Zuppi: la storia del Mozambico dimostra che la pace è sempre possibile

Vatican News

Amedeo Lomonaco – Città del Vaticano

È domenica 4 ottobre del 1992: l’allora presidente del Mozambico, Joaquim Chissano, e il leader della guerriglia, Afonso Dhlakama, firmano un accordo generale di pace. L’intesa mette fine a 17 anni di guerra civile che ha provocato centinaia di migliaia di morti, quasi 4 milioni di sfollati e profughi. La firma è l’ultimo atto di un lungo processo negoziale portato avanti nella sede della Comunità di Sant’Egidio. In quei locali a Trastevere, alcuni membri della Comunità – tra cui il fondatore Andrea Riccardi, il sacerdote Matteo Zuppi, oggi arcivescovo di Bologna e presidente della Cei – si impegnano per condurre le parti, coinvolte nel conflitto, ad un quadro negoziale. Un impegno preziosissimo che sfocia nell’accordo generale di pace. Si stabilisce, tra l’altro, la consegna delle armi della guerriglia alle forze dell’Onu. Ma anche l’integrazione degli ex combattenti della guerriglia nell’esercito regolare – un aspetto che successivamente ha creato delle problematiche – e le procedure di sminamento e di pacificazione delle zone rurali. Le elezioni del 1994, le prime veramente libere nella ex colonia portoghese, sanciscono il successo dell’intero percorso negoziale. In Mozambico, come ricorda la Comunità di Sant’Egidio sul proprio sito, si apre una nuova stagione finalmente illuminata dalla pace.

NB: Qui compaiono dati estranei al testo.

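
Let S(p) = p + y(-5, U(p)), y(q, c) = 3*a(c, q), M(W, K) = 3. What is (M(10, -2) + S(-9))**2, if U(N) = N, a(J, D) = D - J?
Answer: 36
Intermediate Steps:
y(q, c) = -3*c + 3*q (y(q, c) = 3*(q - c) = -3*c + 3*q)
S(p) = -15 - 2*p (S(p) = p + (-3*p + 3*(-5)) = p + (-3*p - 15) = p + (-15 - 3*p) = -15 - 2*p)
(M(10, -2) + S(-9))**2 = (3 + (-15 - 2*(-9)))**2 = (3 + (-15 + 18))**2 = (3 + 3)**2 = 6**2 = 36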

Il cammino verso la riconciliazione

Ripercorrendo queste pagine di storia, si è tenuta nella giornata dell’11 agosto alle 17.00 nella cattedrale di Maputo la conferenza del cardinale Matteo Zuppi, arcivescovo di Bologna e presidente della Conferenza episcopale italiana, in occasione del 30.mo anniversario dell’accordo generale di pace per il Mozambico. La Conferenza, incentrata sul tema “30 anni di pace, un’eredità per il futuro”, si è aperta con una introduzione dell’arcivescovo di Maputo, monsignor Francisco Chimoio. Il cardinale Zuppi ha ricordato che si è recato per la prima volta in Mozambico nel 1984, in un periodo molto complicato e di emergenza per il Paese. Il Mozambico si trovava, infatti, in una situazione terribile a causa della siccità e della guerra. Per la Comunità di Sant’Egidio le sofferenze del popolo del Mozambico non erano sofferenze verso cui restare indifferenti. Conoscendo la realtà e i problemi del Paese è cominciata una storia di relazioni, di incontri. Il problema non era solo aiutare per risolvere la crisi alimentare ma soprattutto quello di risolvere le cause e di cercare un cammino di pace. La pace, ha detto il presidente della Cei, è sempre possibile ed è nelle mani di ciascuno. Si è instaurato, in quegli anni, un dialogo molto diretto e cordiale con il presidente del Mozambico. Il problema era entrare in contratto con i guerriglieri della Renamo. Il primo contatto fu quello con un rappresentante di questo gruppo che si trovava in Germania. Poi fu organizzato nel 1990 un incontro segreto organizzato dalla Comunità di Sant’Egidio per avviare le negoziazioni.

Dalla negoziazione alla pace

La Comunità di Sant’Egidio – ha spiegato il porporato rispondendo alle domande di Brazão Mazula, il primo presidente della Commissione elettorale delle consultazioni del 1994 – non aveva altri interessi se non quello della pace. Le negoziazioni sono durate circa due anni. Entrambe le parti hanno voluto realmente affrontare il problema. Un fatto determinante è che sia il governo sia la Renamo avevano fiducia nella Comunità di Sant’Egidio. Un problema è stato quello di passare per la Comunità da facilitatori del dialogo a mediatori per cercare un cammino di pace. Il governo e la guerriglia hanno quindi accettato come mediatori, tra gli altri, il fondatore della Comunità, Andrea Riccardi, e un rappresentante del governo italiano, l’arcivescovo Jaime Gonçalves e rappresentanti del governo e della guerriglia, tra cui Raul Domingos. Uno degli sforzi era quello di far comprendere che tutti, nonostante i problemi, facevano parte della medesima famiglia, quella mozambicana. Questa, ha sottolineato il presidente della Cei, è stata la vera chiave per il buon esito della negoziazione. E per arrivare nel 1992, nel giorno in cui la Chiesa ricorda San Francesco, alla pace.